Há outras questões que são importantes de discutir, que tem a ver com os limites da resistência e a contradição que ela tem com a própria figura do Zelaya.
Com uma resistência impressionante, com organização forte, povo na rua, passeata e enfrentamento, Zelaya sequer foi capaz de buscar uma saída para seu retorno à presidência. Acontece que Zelaya é um político burguês, que subordinou todas as manifestações contra o golpe às negociações internacionais que ocorriam. Zelaya não queria enfrentar sua própria classe, por isso as manifestações foram usadas por ele para buscar uma saída negociada com os golpistas. Estes, por sua vez, não temiam tanto o retorno de Zelaya. Sua preocupação era mais sobre como as massas sairiam do processo. Se elas sairiam vitoriosas ou não.

Como fica a relação da resistência com o novo governo e que balanço faz a Frente de Resistência de todo o processo?

Eles já abandonaram a reivindicação pela restituição do Zelaya. Nesse momento eles estão discutindo como reordenar a luta. Mas querem manter como centro a luta pela Assembleia Constituinte. No entanto, o problema crucial da resistência é que eles continuam apostando numa frente com a presença dos zelaystas e do próprio Zelaya, isto é, numa frente que servirá como um braço político para atuar dentro dos interesses do presidente deposto. Ou seja, a frente infelizmente não tirou a principal conclusão do processo: a necessidade de ter um organismo de luta, com independência de classe, que não se submeta a Zelaya na luta para derrotar o golpe e restituí-lo ao governo. Toda essa luta não pode estar subordinada aos interesses de um político burguês. Como burguês Zelaya mostrou todos os seus limites no enfrentamento com os golpistas.

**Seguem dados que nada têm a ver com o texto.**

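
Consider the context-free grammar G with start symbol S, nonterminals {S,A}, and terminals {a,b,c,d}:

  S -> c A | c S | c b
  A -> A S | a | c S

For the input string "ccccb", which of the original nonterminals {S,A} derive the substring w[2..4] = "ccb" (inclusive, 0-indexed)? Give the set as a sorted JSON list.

Convert to CNF:
  S -> T0 A | T0 S | T0 T1
  A -> A S | T0 S | a
  T0 -> c
  T1 -> b

Fill CYK table bottom-up (cells [i..j] with 2 ≤ i ≤ j ≤ 4 only):
  T[2,2] 'c' = {T0}  orig:{}
  T[3,3] 'c' = {T0}  orig:{}
  T[4,4] 'b' = {T1}  orig:{}
  T[2,3] 'cc' = ∅
  T[3,4] 'cb' = {S}
  T[2,4] 'ccb' = {A,S}

Original NTs in T[2,4] deriving "ccb": ["A", "S"]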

Essa contradição ainda está colocada no interior da frente, como esteve em todo o período da resistência. As lutas estiveram limitadas a uma estratégia que não era de derrotar os golpistas, mas para manter uma pressão por negociações.

Ao abrir mão da reivindicação sobre a restituição do Zelaya, na verdade, a frente acaba sinalizando para aceitação da “normalidade” com o novo governo de Pepe Lobo. Embora não exista nenhuma declaração formal sobre isso, essa política aponta para esse sentido.

Outro equívoco da frente foi cometido no próprio dia das eleições. A frente chamou o boicote, mas pediu para as pessoas ficarem em casa. Esse tipo de coisa ajudou o imperialismo e a própria burguesia hondurenha a legitimar as eleições. Exceto em San Pedro Sula, onde houve enfrentamento, no resto do país as eleições transcorreram de maneira calma e tranquila. Por quê? Porque a resistência chamou o boicote, mas pediu para as pessoas ficarem em casa. Não chamou os trabalhadores a irem para ás rua.

Já os governos que diziam que não aceitariam as eleições, especialmente o de Lula, formalmente mantêm essa posição. No entanto, concretamente não tomaram nenhuma medida que pudesse impedi-la, como uma sanção, boicote econômico etc. Assim, permitiram que as eleições se realizassem. E agora, apesar das declarações de que não vão reconhecer os golpistas, começam a dar sinais de reconstruir relações com o novo governo. Ou seja, não vão reconhecer o governo golpista de Michelete, mas com o passar do tempo poderão reconhecer o de Pepe Lobo.

Não foi por acaso que Pele Lobo, logo após ser eleito, disse que iria conversar com Lula para explicar a nova situação do país.

Qual é a importância dessa viagem para a Conlutas?

A recepção foi bastante calorosa. Havia poucas delegações internacionais infelizmente. Mas nós, assim como as delegações internacionais da resistência, não nos credenciamos junto ao governo. Não estávamos lá para observar as eleições. Estávamos lá pra denunciá-la.

Tivemos a oportunidade de participar de atividades, como uma assembleia da frente que ocorreu na véspera da eleição. Participamos também de uma manifestação na segunda-feira. No domingo, dia da eleição, acabamos nos dividindo. O Elvio do Andes [sindicatos dos professores universitários] ficou em Tegucigalpa. Eu fui ao interior, onda havia denúncia de prisão e repressão.

Acho que para Conlutas, a viagem reafirma nossa vocação de ser um organismo da classe trabalhadora. E como um organismo da classe, mesmo minoritário e pequeno, estamos presentes em questões tão importantes como na luta contra o golpe em Honduras. Essa viagem minha e do Elvio fortalece a visão de que a Conlutas busca construir uma relação internacionalista com a classe trabalhadora.